Obama: "But that was true for the space program. Kennedy didn't know how we were going to go to the moon. The nature of discovery and research and innovation is you put money into a whole bunch of promising pots. It's like venture capital. And you figure out what works. And some things are going to work, and some things are not."

O'Reilly, on Obama saying ANWR is a problem: "What, a caribou is going to be scared? Come on. You're with the folks that can't pay their heating bill and you're worried about a caribou going what's that pipeline doing?"

Obama: "One of the great things about this country, we've got some beautiful real estate here. ... We are lucky to have some of the most beautiful real estate on earth. And we want to make sure that..."

O'Reilly: "You're making me cry here."

Obama: "We want to make sure we're passing it on to the next generation. But this notion that I'm opposed to nuclear power, it's just not true."

Obama, asked why the Germans won't fight against the Taliban: "Part of the reason is, is that we soured our relationship with the Europeans after Iraq. And, you know, when I went over to Europe, and if you listened to that speech in Berlin, which you know, a lot of your buddies had a good time making fun of ... one of the things I said in that speech is you cannot think that the Americans are going to just carry all the freight on this thing. You guys have to step up to the plate."

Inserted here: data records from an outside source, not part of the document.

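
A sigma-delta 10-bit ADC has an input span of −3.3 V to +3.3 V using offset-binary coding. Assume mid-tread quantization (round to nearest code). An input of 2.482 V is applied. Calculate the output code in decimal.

code 897

Full-scale span = 6.6 V; LSB = 6.6/2^10 = 6.445 mV.
Input sits at 897.086 steps above V_low.
round(897.086) = 897.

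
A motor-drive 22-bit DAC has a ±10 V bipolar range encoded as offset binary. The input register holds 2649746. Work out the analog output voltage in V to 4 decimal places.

LSB = 20 V / 2^22 = 4.77 µV.
V_out = (−10) + 2649746 × 4.76837e-06 V = 2.63497 V.

2.6350 V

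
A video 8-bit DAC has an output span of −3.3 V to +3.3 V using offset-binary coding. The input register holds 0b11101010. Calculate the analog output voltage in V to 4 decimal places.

LSB = 6.6 V / 2^8 = 25.781 mV.
Code 0b11101010 = 234 decimal.
V_out = (−3.3) + 234 × 0.0257812 V = 2.73281 V.

2.7328 V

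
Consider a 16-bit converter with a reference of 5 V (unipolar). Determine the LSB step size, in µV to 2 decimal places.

Full-scale span = 5 V.
LSB = 5 / 2^16 = 5 / 65536 = 7.62939e-05 V = 76.29 µV.

76.29 µV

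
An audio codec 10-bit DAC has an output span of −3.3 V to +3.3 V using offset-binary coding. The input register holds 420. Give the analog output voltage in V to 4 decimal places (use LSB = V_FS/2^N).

LSB = 6.6 V / 2^10 = 6.445 mV.
V_out = (−3.3) + 420 × 0.00644531 V = -0.592969 V.

-0.5930 V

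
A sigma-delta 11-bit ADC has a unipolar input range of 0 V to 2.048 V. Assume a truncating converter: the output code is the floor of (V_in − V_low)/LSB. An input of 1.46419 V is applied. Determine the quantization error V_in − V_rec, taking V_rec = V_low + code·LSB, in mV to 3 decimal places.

Step size: 2.048 V ÷ 2^11 = 1.000 mV.
(V_in − V_low)/LSB = (1.46419 − 0)/0.001 = 1464.1900 → code 1464 (floor).
Code 1464 maps back to 0 + 1464×0.001 V = 1.464 V.
Error = 1.46419 − 1.464 = 0.00019 V = 0.190 mV.

0.190 mV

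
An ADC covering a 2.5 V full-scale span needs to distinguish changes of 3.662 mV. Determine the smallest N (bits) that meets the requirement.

10 bits

Number of steps required ≥ 2.5 V / 3.662 mV = 682.69.
Need 2^N ≥ 682.69; 2^9 = 512, 2^10 = 1024.
Minimum N = 10.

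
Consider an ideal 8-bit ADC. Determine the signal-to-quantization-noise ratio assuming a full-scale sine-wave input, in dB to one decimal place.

SNR ≈ 6.02·N + 1.76 dB = 6.02·8 + 1.76 = 49.92 dB.

49.9 dB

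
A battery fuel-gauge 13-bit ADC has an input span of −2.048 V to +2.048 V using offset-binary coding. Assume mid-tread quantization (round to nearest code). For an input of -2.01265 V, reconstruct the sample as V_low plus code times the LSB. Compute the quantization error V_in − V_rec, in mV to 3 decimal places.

LSB = 4.096/2^13 = 0.500 mV.
Scaled input = 70.7000 LSBs, so code = 71.
V_rec = (−2.048) + 71·0.0005 = -2.0125 V.
V_in − V_rec = -0.00015 V = -0.150 mV.

-0.150 mV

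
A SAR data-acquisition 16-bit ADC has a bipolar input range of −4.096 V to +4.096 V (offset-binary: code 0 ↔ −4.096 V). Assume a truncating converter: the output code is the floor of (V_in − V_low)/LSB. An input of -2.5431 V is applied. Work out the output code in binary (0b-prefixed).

With 65536 levels over 8.192 V, one step is 125.00 µV.
(-2.5431 − (−4.096)) / 0.000125 = 12423.200 LSBs.
So the output code is 12423.
In binary (0b-prefixed): 0b11000010000111.

code 0b11000010000111 (decimal 12423)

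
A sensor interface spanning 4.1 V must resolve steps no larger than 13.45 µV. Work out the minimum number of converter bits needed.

19 bits

Number of steps required ≥ 4.1 V / 13.45 µV = 304832.71.
Need 2^N ≥ 304832.71; 2^18 = 262144, 2^19 = 524288.
Minimum N = 19.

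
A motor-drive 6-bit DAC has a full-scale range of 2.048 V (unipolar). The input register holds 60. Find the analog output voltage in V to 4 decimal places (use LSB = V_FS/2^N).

1.9200 V

LSB = 2.048 V / 2^6 = 32.000 mV.
V_out = 0 + 60 × 0.032 V = 1.92 V.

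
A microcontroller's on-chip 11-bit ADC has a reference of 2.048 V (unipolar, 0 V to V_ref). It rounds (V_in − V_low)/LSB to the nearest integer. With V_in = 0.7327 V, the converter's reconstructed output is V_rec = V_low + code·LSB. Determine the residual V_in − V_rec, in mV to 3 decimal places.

-0.300 mV

One LSB is 2.048 V / 2048 = 1.000 mV.
(0.7327 − 0)/0.001 = 732.7000; round gives code 733.
V_rec = 0 + 733·0.001 = 0.733 V.
Difference: -0.0003 V → -0.300 mV.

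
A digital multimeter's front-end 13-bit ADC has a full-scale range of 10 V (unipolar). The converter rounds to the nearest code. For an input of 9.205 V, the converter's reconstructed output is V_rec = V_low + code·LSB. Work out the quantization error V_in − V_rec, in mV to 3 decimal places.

-0.322 mV

LSB = 10/2^13 = 1.221 mV.
Scaled input = 7540.7360 LSBs, so code = 7541.
Reconstructed: 9.2053223 V.
V_in − V_rec = -0.000322266 V = -0.322 mV.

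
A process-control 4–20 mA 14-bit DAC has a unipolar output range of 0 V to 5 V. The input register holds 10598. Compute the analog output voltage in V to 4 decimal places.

3.2343 V

LSB = 5 V / 2^14 = 305.18 µV.
V_out = 0 + 10598 × 0.000305176 V = 3.23425 V.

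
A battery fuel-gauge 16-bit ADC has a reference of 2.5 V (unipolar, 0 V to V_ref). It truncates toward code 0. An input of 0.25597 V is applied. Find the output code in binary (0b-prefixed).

With 65536 levels over 2.5 V, one step is 38.15 µV.
(0.25597 − 0) / 3.8147e-05 = 6710.100 LSBs.
⌊·⌋(6710.100) = 6710.
In binary (0b-prefixed): 0b1101000110110.

code 0b1101000110110 (decimal 6710)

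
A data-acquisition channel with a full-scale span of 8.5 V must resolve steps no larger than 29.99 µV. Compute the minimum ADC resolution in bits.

Number of steps required ≥ 8.5 V / 29.99 µV = 283427.81.
Need 2^N ≥ 283427.81; 2^18 = 262144, 2^19 = 524288.
Minimum N = 19.

19 bits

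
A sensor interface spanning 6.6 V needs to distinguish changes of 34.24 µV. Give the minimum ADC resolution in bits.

Number of steps required ≥ 6.6 V / 34.24 µV = 192757.01.
Need 2^N ≥ 192757.01; 2^17 = 131072, 2^18 = 262144.
Minimum N = 18.

18 bits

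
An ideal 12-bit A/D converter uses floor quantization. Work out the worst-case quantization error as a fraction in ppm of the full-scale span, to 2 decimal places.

244.14 ppm

Truncating → worst-case error = 1 LSB = V_FS/2^12, so 1e+06/4096 = 244.141 ppm of full scale.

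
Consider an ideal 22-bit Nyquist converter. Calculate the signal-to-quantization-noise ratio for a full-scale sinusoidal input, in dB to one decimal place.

SNR ≈ 6.02·N + 1.76 dB = 6.02·22 + 1.76 = 134.20 dB.

134.2 dB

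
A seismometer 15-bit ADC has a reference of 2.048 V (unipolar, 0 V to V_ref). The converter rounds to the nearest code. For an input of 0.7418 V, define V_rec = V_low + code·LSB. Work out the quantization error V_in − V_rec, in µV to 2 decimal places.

-12.50 µV

Step size: 2.048 V ÷ 2^15 = 62.50 µV.
Scaled input = 11868.8000 LSBs, so code = 11869.
Reconstructed: 0.7418125 V.
Error = 0.7418 − 0.7418125 = -1.25e-05 V = -12.50 µV.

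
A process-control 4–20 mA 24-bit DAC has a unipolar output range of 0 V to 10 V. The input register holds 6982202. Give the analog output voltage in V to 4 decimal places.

LSB = 10 V / 2^24 = 0.60 µV.
V_out = 0 + 6982202 × 5.96046e-07 V = 4.16172 V.

4.1617 V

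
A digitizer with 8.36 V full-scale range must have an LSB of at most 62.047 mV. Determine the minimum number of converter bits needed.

Number of steps required ≥ 8.36 V / 62.047 mV = 134.74.
Need 2^N ≥ 134.74; 2^7 = 128, 2^8 = 256.
Minimum N = 8.

8 bits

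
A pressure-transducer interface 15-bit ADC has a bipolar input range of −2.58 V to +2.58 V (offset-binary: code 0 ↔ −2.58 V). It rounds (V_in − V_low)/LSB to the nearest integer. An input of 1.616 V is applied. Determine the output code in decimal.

Full-scale span = 5.16 V; LSB = 5.16/2^15 = 157.47 µV.
Input sits at 26646.226 steps above V_low.
So the output code is 26646.

code 26646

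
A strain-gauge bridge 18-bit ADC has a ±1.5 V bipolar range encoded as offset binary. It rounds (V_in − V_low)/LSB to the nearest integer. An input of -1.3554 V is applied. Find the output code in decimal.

code 12635

LSB = 3 V / 262144 = 11.44 µV.
Input sits at 12635.341 steps above V_low.
So the output code is 12635.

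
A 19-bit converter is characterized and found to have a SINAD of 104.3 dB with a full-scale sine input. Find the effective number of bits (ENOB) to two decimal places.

17.03 bits

ENOB = (SINAD − 1.76) / 6.02 = (104.3 − 1.76)/6.02 = 17.033.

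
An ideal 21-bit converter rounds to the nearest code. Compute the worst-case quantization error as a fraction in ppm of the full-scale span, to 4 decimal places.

Rounding → worst-case error = ½ LSB = V_FS/2^22, so 1e+06/4194304 = 0.238419 ppm of full scale.

0.2384 ppm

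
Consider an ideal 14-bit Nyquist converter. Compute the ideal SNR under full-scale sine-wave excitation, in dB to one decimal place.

SNR ≈ 6.02·N + 1.76 dB = 6.02·14 + 1.76 = 86.04 dB.

86.0 dB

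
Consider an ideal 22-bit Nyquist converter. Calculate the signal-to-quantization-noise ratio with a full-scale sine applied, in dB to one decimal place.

134.2 dB

SNR ≈ 6.02·N + 1.76 dB = 6.02·22 + 1.76 = 134.20 dB.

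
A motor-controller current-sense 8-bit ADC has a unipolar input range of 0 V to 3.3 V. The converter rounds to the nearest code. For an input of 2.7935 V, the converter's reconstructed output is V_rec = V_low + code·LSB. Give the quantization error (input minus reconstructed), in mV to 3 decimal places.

-3.766 mV

LSB = 3.3/2^8 = 12.891 mV.
Scaled input = 216.7079 LSBs, so code = 217.
Code 217 maps back to 0 + 217×0.0128906 V = 2.7972656 V.
V_in − V_rec = -0.00376562 V = -3.766 mV.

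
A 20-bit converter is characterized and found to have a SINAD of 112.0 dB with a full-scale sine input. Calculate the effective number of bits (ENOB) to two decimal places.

ENOB = (SINAD − 1.76) / 6.02 = (112.0 − 1.76)/6.02 = 18.312.

18.31 bits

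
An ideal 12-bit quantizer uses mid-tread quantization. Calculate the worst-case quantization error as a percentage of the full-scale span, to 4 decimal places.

Rounding → worst-case error = ½ LSB = V_FS/2^13, so 100/8192 = 0.012207 % of full scale.

0.0122 %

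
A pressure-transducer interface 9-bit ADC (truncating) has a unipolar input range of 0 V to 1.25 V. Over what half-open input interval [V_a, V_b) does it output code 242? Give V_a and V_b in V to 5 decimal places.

LSB = 1.25/2^9 = 2.441 mV.
V_a = V_low + 242·LSB = 0.59082 V; V_b = V_low + 243·LSB = 0.593262 V.

[0.59082 V, 0.59326 V)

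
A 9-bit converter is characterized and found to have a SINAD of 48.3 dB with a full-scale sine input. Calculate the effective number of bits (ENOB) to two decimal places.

7.73 bits

ENOB = (SINAD − 1.76) / 6.02 = (48.3 − 1.76)/6.02 = 7.731.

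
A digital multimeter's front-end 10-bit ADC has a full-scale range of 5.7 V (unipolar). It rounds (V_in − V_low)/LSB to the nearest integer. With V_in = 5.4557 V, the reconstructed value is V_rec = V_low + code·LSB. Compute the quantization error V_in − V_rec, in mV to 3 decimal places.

One LSB is 5.7 V / 1024 = 5.566 mV.
(5.4557 − 0)/0.00556641 = 980.1117; round gives code 980.
V_rec = 0 + 980·0.00556641 = 5.4550781 V.
Error = 5.4557 − 5.4550781 = 0.000621875 V = 0.622 mV.

0.622 mV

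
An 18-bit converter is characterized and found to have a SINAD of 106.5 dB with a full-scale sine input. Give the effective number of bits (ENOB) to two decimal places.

17.40 bits

ENOB = (SINAD − 1.76) / 6.02 = (106.5 − 1.76)/6.02 = 17.399.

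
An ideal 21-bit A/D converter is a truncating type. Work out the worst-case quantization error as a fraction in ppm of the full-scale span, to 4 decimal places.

Truncating → worst-case error = 1 LSB = V_FS/2^21, so 1e+06/2097152 = 0.476837 ppm of full scale.

0.4768 ppm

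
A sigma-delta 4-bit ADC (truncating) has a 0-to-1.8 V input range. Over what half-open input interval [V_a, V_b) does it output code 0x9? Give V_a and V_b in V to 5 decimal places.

LSB = 1.8/2^4 = 112.500 mV.
Code 0x9 = 9 decimal.
V_a = V_low + 9·LSB = 1.0125 V; V_b = V_low + 10·LSB = 1.125 V.

[1.01250 V, 1.12500 V)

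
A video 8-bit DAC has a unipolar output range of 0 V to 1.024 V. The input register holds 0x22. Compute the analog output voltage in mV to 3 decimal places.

136.000 mV

LSB = 1.024 V / 2^8 = 4.000 mV.
Code 0x22 = 34 decimal.
V_out = 0 + 34 × 0.004 V = 0.136 V.
= 136.000 mV.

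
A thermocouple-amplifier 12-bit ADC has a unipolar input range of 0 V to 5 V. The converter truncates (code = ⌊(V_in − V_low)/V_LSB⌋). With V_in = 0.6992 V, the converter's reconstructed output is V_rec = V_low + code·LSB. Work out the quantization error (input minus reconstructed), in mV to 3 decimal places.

0.958 mV

LSB = 5/2^12 = 1.221 mV.
(V_in − V_low)/LSB = (0.6992 − 0)/0.0012207 = 572.7846 → code 572 (floor).
Reconstructed: 0.69824219 V.
Error = 0.6992 − 0.69824219 = 0.000957813 V = 0.958 mV.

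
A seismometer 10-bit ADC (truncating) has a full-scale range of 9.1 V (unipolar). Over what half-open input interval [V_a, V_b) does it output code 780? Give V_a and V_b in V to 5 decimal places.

[6.93164 V, 6.94053 V)

LSB = 9.1/2^10 = 8.887 mV.
V_a = V_low + 780·LSB = 6.93164 V; V_b = V_low + 781·LSB = 6.94053 V.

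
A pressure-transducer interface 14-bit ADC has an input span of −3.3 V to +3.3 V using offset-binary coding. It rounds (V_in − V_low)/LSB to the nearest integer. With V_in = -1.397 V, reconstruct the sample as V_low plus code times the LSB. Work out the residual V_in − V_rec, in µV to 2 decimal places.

LSB = 6.6/2^14 = 402.83 µV.
Scaled input = 4724.0533 LSBs, so code = 4724.
Code 4724 maps back to (−3.3) + 4724×0.000402832 V = -1.3970215 V.
V_in − V_rec = 2.14844e-05 V = 21.48 µV.

21.48 µV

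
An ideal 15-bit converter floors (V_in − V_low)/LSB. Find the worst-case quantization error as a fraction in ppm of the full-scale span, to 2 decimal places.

30.52 ppm

Truncating → worst-case error = 1 LSB = V_FS/2^15, so 1e+06/32768 = 30.5176 ppm of full scale.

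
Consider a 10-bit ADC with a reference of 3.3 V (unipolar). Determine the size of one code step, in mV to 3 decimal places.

Full-scale span = 3.3 V.
LSB = 3.3 / 2^10 = 3.3 / 1024 = 0.00322266 V = 3.223 mV.

3.223 mV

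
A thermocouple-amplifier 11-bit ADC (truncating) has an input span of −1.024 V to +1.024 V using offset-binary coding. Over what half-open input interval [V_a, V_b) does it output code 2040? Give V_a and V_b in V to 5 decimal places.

[1.01600 V, 1.01700 V)

LSB = 2.048/2^11 = 1.000 mV.
V_a = V_low + 2040·LSB = 1.016 V; V_b = V_low + 2041·LSB = 1.017 V.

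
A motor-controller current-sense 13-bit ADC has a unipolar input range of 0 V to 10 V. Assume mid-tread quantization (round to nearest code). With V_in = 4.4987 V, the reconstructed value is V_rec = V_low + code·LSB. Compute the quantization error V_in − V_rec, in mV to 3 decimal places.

0.409 mV

LSB = 10/2^13 = 1.221 mV.
(4.4987 − 0)/0.0012207 = 3685.3350; round gives code 3685.
Code 3685 maps back to 0 + 3685×0.0012207 V = 4.498291 V.
Difference: 0.000408984 V → 0.409 mV.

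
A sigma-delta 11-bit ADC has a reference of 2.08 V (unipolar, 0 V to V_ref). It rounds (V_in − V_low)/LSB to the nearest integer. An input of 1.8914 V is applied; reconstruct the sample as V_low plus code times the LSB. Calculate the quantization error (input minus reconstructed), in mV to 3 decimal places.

LSB = 2.08/2^11 = 1.016 mV.
(1.8914 − 0)/0.00101563 = 1862.3015; round gives code 1862.
Reconstructed: 1.8910938 V.
V_in − V_rec = 0.00030625 V = 0.306 mV.

0.306 mV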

O'Reilly: "Now, final question for you. I think I can kick your butt in one on one basketball."

Obama: "You've got height. ... But I think I've got speed."

O'Reilly: "But you've got youth. I'm an old -- I'm 73 years old."

Obama: "Are you 73?"

O'Reilly: "Yes, this is botox. ... How many are you going to spot me on a one on one game?"

Obama: "I'd spot you 10."

O'Reilly: "You'd spot me 10. That's pretty cocky. That's pretty cocky. So now I win, all right, I want to be secretary of state" (FNC, 9/10).

MOST RANDOM STORY EVER

The Nation's Berman was on the "Rachel Maddow Show" last night to discuss a picture running in the mag's issue today. The picture, taken in Aug. '06 on a yacht in Montenegro, is of McCain and Ann Hathaway ex-boyfriend/Italian entrepreneur Raffaello Follieri, who pled guilty 9/10 to a conspiracy to commit wire fraud and money laundering.

Berman: "John McCain was in Montenegro as part of a trip there with a bunch of Republican senators celebrating Montenegrin independence. ... But he seemed to have found time while on that visit for a little birthday celebration. And he chose to have his birthday celebration of all places ... with an Italian playboy and his movie star girlfriend on a yacht with champagne and cake. And it's kind of an interesting indictment of McCain because he's been going around talking about what a celebrity Barack Obama is."

MSNBC's Maddow: "Do we know why Raffaello Follieri ... hired Rick Davis' lobbying firm and whether or not that connection had anything at all to do with John McCain?"

Berman: "It's not the kind of place where Raffaello Follieri would normally hang out. He'd probably find a more glamorous house. So, we think he was there because McCain was there. And what happened after that yacht party with McCain is he ended up, you know, sending Rick Davis business information, trying to get an investment firm that Rick Davis represented to invest with his own investments. And then, a month later, in February 2007, actually hired, according to New York Daily News, actually hired Rick Davis' business partner from his lobbying firm, Davis Manafort, a man named Rick Gates" (MSNBC, 9/10).